Thank you. When do you see supply chain situation normalizing for networking, servers, and storage? What is the feedback from suppliers?
We believe that storage and servers will normalize during this year. I'm not saying it will be exactly back to where it was before the pandemic or before the supply chain problems, but it'll be normalized, just like PCs have during the last three, four months. Networking, we believe, will take a little bit longer, we'll be into first half next year before we'll see somewhat of a normalizing. Networking have always had longer delivery times than more standardized equipment, but it will normalize from what we see, from what we hear during or into next year.

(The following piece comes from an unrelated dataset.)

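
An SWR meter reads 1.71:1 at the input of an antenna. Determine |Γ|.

|Γ| = (S − 1)/(S + 1) = (1.71 − 1)/(1.71 + 1) = 0.71/2.71

|Γ| ≈ 0.262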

Thank you. How much of the strong sales growth in Q2 is explained by price increases?
Well, I don't have a number for that to give the audience. To calculate what comes from what when you have hundreds of thousands of products going out is not really that easy, because it varies greatly during or over the product spectrum. It's a significant part of it. If I should try to give a judgment here, maybe as much as two or five percentage points, so a third of the growth.
One thing which tempers that is that much of what we delivered in the second quarter was actually ordered from us because of supply chain issues in the fourth quarter. We both established a price with a vendor and a price with a customer before the latest wave of inflation kicked in, so that tempers some of the inflation that we saw in the second quarter.
Thank you. Is there any risk of write-down on the inventory that was built up during Q2? Do you see inventory levels fully normalizing during second half of this year?
Yeah, again, two parts to the question. If I take the last part first, we don't believe that we will be back 31st of December at exactly or as low a number as we did three or four years ago. It'll be much closer than where we are right now, and we'll see an improvement already at the end of Q3 if we can follow the plan that we have. It'll fall greatly towards the end of the year. When it comes to write-downs, inventory, there's always a risk for that. With the demand that we see right now, it's not a big concern for us.
Okay. Thank you. CapEx was elevated during the quarter. What's going on here, and how should we expect this to develop going forward?
Much of the CapEx that we had in the second quarter was actually a postponement in data center projects, due to delivery times that was coming from the first quarter into the second quarter. On a first full half-year basis, we're on track with our expectations, and our expectations that we would have CapEx at or below 1% of revenue or of sales still holds. We've been well below that, and we expect to be below the 1% of sales level going forward. It's more a timing of projects than it is any change fundamentally in our CapEx.
Thank you. Okay, I think we have received the last question here. All are complaining on increased salaries and lack of skills. How do you see this?
Yeah, I think I commented a little bit on this earlier. There is a lack of skills in certain areas in the world. We have been able to manage that, I think, better than what I see and hear from other players. That also means that the pressure on salaries are kept under control, I would say, and we don't see any specific spikes in the salary cost per employee or on average per employee. I think you can see this in our numbers when you see number of hired or new hires and how the salary increase has been. We feel we've been able to handle this pretty well.